Send only HTML to a crawler/robot without css, js etc? Can it cause a negative ranking google?


Today some crawler passed my site and tries to access several css, js, images and other files. This was also a smart one, interprets also the javascript and want to execute an url that is assembled (and only known) inside the javascript code! That worries me allot.

Although my code on the site has detected this strange behaviour and send me three e-mails about it (this is a blocker class i have made in the past and it works perfectly and blocks further access (after three attacks the attacker stops), i want to eliminate these bad guys to the max to reduce network traffic, protect services and the time to spend on this b*llsh*t.

So i was just thinking, send stripped html file content (without forms, css and js declarations) to the robot/crawler but it must not effect the good ones. The idea behind this that a crawler does not need markup things, only the content is important, right? Only the bad ones tries to access files that is not important to ranking.... but when it is not there, there is nothing to worry about. So my question is:

Is it safe to do this, i mean, does google not 'thinking' you fake the content? Removing parts especially for a crawler is slightly different to the original content.
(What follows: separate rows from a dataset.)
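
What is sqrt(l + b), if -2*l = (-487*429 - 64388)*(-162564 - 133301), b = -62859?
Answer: 7*I*sqrt(3300542234)/2 ≈ 2.0108e+5*I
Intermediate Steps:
l = -80863159015/2 (l = -(-487*429 - 64388)*(-162564 - 133301)/2 = -(-208923 - 64388)*(-295865)/2 = -(-273311)*(-295865)/2 = -1/2*80863159015 = -80863159015/2 ≈ -4.0432e+10)
sqrt(l + b) = sqrt(-80863159015/2 - 62859) = sqrt(-80863284733/2) = 7*I*sqrt(3300542234)/2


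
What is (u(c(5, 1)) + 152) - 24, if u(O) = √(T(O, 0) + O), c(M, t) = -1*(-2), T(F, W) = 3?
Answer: 128 + √5 ≈ 130.24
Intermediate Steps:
c(M, t) = 2
u(O) = √(3 + O)
(u(c(5, 1)) + 152) - 24 = (√(3 + 2) + 152) - 24 = (√5 + 152) - 24 = (152 + √5) - 24 = 128 + √5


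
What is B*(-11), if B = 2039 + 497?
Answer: -27896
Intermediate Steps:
B = 2536
B*(-11) = 2536*(-11) = -27896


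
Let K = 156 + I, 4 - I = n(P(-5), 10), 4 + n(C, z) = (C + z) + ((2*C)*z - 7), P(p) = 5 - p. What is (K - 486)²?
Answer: 286225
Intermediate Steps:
n(C, z) = -11 + C + z + 2*C*z (n(C, z) = -4 + ((C + z) + ((2*C)*z - 7)) = -4 + ((C + z) + (2*C*z - 7)) = -4 + ((C + z) + (-7 + 2*C*z)) = -4 + (-7 + C + z + 2*C*z) = -11 + C + z + 2*C*z)
I = -205 (I = 4 - (-11 + (5 - 1*(-5)) + 10 + 2*(5 - 1*(-5))*10) = 4 - (-11 + (5 + 5) + 10 + 2*(5 + 5)*10) = 4 - (-11 + 10 + 10 + 2*10*10) = 4 - (-11 + 10 + 10 + 200) = 4 - 1*209 = 4 - 209 = -205)
K = -49 (K = 156 - 205 = -49)
(K - 486)² = (-49 - 486)² = (-535)² = 286225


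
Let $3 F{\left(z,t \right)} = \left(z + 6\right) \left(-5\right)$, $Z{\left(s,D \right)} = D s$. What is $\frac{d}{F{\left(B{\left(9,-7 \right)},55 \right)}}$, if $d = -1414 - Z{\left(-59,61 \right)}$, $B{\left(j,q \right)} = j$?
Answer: $- \frac{437}{5} \approx -87.4$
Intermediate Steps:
$F{\left(z,t \right)} = -10 - \frac{5 z}{3}$ ($F{\left(z,t \right)} = \frac{\left(z + 6\right) \left(-5\right)}{3} = \frac{\left(6 + z\right) \left(-5\right)}{3} = \frac{-30 - 5 z}{3} = -10 - \frac{5 z}{3}$)
$d = 2185$ ($d = -1414 - 61 \left(-59\right) = -1414 - -3599 = -1414 + 3599 = 2185$)
$\frac{d}{F{\left(B{\left(9,-7 \right)},55 \right)}} = \frac{2185}{-10 - 15} = \frac{2185}{-25} = 2185 \left(- \frac{1}{25}\right) = - \frac{437}{5}$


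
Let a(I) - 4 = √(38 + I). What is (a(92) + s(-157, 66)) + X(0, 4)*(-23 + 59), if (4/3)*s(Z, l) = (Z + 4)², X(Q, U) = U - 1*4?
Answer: 70243/4 + √130 ≈ 17572.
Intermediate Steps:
X(Q, U) = -4 + U (X(Q, U) = U - 4 = -4 + U)
s(Z, l) = 3*(4 + Z)²/4 (s(Z, l) = 3*(Z + 4)²/4 = 3*(4 + Z)²/4)
a(I) = 4 + √(38 + I)
(a(92) + s(-157, 66)) + X(0, 4)*(-23 + 59) = ((4 + √(38 + 92)) + 3*(4 - 157)²/4) + (-4 + 4)*(-23 + 59) = ((4 + √130) + (¾)*(-153)²) + 0*36 = ((4 + √130) + (¾)*23409) + 0 = ((4 + √130) + 70227/4) + 0 = (70243/4 + √130) + 0 = 70243/4 + √130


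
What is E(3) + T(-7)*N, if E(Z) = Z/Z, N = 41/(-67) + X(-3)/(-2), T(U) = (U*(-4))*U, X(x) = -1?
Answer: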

Does have anyone experience with this?

PS: For me it is easy to implement because my template system can use useragent/device specific conditions to serve for example another markup or settings.To give you any idea how it works, here is an example for a handheld device:

<!-- #IF $is_handheld -->
<!-- iPhone, iPad mobile/handheld devices -->
<meta name="viewport" content="width=device-width,initial-scale=0.9,maximum-scale=2.0,user-scalable=1" />
<meta name="apple-mobile-web-app-capable" content="yes" />
<!-- #ENDIF -->

This is an example i think about to implement:

<!-- #IF !$is_robot -->
<link rel="stylesheet" type="text/css" charset="utf-8" href="css/dialog.css" />
<link rel="stylesheet" type="text/css" charset="utf-8" href="css/general.css" />
<script rel="combine,minify" type="text/javascript" charset="utf-8" src="js/general.js"></script>
<!-- #ENDIF -->        

Solution

  • Have test this for a period of time, and NO there are no side-effects, it does not cause a negative ranking.

    Besides, another positive thing is that bad robots cannot find any css and js files to mess with, because they are not specified. So, in some ways it is also a safe way to protect other content.

    Also when you use only background images, you can avoid that it is indexed by a robot.